According to the NSS, between 2016 and 2018 a number of young women – apparently especially vulnerable ones, including poor and uneducated women – were coerced into carrying out their pregnancies to term against their will and then forced to give up the babies. In other cases, medical workers fabricated or exaggerated a newborn’s illness and pressured mothers to give them up. The infants were alleged to have been taken to state-run orphanages, where senior employees arranged illegal adoptions of the babies by foreigners, for the most part Italians.
The three main suspects – Razmik Abrahamyan, the head of the maternity clinic at the Armenia Republican Medical Center, his deputy Arshak Jerjeryan, and Liana Karapetyan, the director of a state orphanage, were all subsequently released. Abrahamyan was released without bail.
All the accused have denied the charges. “The maternity clinics have nothing to do with this,” Abrahamayan told journalists following a December 21 court hearing.
But the news has planted suspicions in the minds of Armenian mothers who lost children and who have long believed that they had somehow been lied to. A number of the women protested January 10 outside the prosecutor’s office to demand a meeting with the general prosecutor and for the perpetrators to be punished, in particular Abrahamayan.
The woman shared their wrenching stories, many of which contained common threads: they did not see the bodies of the children they lost, the bodies had been transferred to the Armenia Republican Medical Center for autopsies, and there were discrepancies in the autopsy reports. Some of the women suspected they may have been victims even though they gave birth before 2016.
“I had a boy in 2017, in the Republican hospital, they lied to me that my child is dead, they didn’t give me a body,” one of the women, Naira Ayvazyan, told journalists. She said the measurements of the child she gave birth didn’t match those in the autopsy report. “They gave me a shoebox with a dismembered body. I went to the police but the case didn’t go anywhere,” she said.

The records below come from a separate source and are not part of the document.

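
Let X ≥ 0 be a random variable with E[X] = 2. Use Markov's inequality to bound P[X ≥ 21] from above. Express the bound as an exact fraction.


μ = E[X] = 2, a = 21.
Markov: P[X ≥ 21] ≤ μ/a = (2)/21 = 2/21.
Numerically: ≈ 0.095.
(Since a = 21 > μ = 2.000, the bound 2/21 is < 1 and informative.)

P[X ≥ 21] ≤ 2/21 ≈ 0.095.


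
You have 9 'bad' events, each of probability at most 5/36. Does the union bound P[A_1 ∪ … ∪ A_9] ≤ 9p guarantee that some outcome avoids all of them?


Union bound: P[∪_{i=1}^{9} A_i] ≤ Σ_i P[A_i] ≤ 9·p = 9·(5/36) = 5/4.
Numerically: 5/4 ≈ 1.2500000.
Is 5/4 < 1? NO.
Since the bound 5/4 is ≥ 1, the union bound is uninformative here; it does NOT by itself certify existence.

9·p = 5/4 ≈ 1.2500000; existence NOT certified by the union bound.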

Mariam Khachatryan, who gave birth to a premature baby in 2019, said that medical workers laughed when they told her the child had died, and four days later was given a body “that had turned black” and from which the organs had been removed. It had been taken to the Republican Medical Center for an autopsy.

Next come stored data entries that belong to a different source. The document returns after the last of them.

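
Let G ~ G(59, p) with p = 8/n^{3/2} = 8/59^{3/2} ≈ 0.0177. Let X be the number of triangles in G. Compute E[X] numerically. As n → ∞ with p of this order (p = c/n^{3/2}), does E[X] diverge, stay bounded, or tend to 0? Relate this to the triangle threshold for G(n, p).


Number of potential triangles: C(59, 3) = 32509.
Each occurs with probability p³ ≈ (0.0177)³ ≈ 5.50093e-06.
By linearity: E[X] = C(59, 3)·p³ ≈ 32509 · 5.50093e-06 ≈ 0.179.
Since α = 3/2 > 1, p = c/n^{3/2} = o(1/n) is below the triangle threshold p ~ 1/n. Asymptotically E[X] ~ (c³/6)·n^{3(1−α)} = (8³/6)·n^{-1.5} → 0, so by Markov's inequality G has no triangles w.h.p.

E[X] ≈ 0.179; in regime p = Θ(1/n^{3/2}) E[X] tends to 0 (below the triangle threshold p ~ 1/n).


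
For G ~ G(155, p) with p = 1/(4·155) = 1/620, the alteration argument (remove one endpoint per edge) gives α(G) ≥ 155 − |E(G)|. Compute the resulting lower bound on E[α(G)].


E[|E(G)|] = C(155, 2)·p = 11935 · (1/620) = 77/4.
E[α(G)] ≥ n − E[|E(G)|] = 155 − 77/4 = 543/4.
Numerically: ≈ 135.7500.
(This is only a lower bound; the true E[α(G)] may be larger.)

E[α(G)] ≥ 543/4 ≈ 135.7500.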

The general prosecutor, Artur Davtyan, agreed to meet with some of the protesters. Haykuhi Khachartryan, head of the NGO Armenian Mothers, which helped organized the protest, said they would not give up until they got results. “We will continue protests in front of the court until Abrahamyan is arrested,” she said. Khachartryan gave birth to a child in 2019 at the Republican Medical Center that she was told had died. But she never saw the body.
The NSS announcement was not the first public word about the allegations. At a government meeting last January, Ararat Mirzoyan (then the deputy prime minister), said that there appeared to be a “mafia” involving Armenian maternity hospitals selling babies abroad and that the Justice Ministry was looking into the issue. Prime Minister Nikol Pashinyan expressed skepticism about the reports. “It’s a very difficult topic,” he said. “I’m shocked.”
Ani Mejlumyan is a reporter based in Yerevan.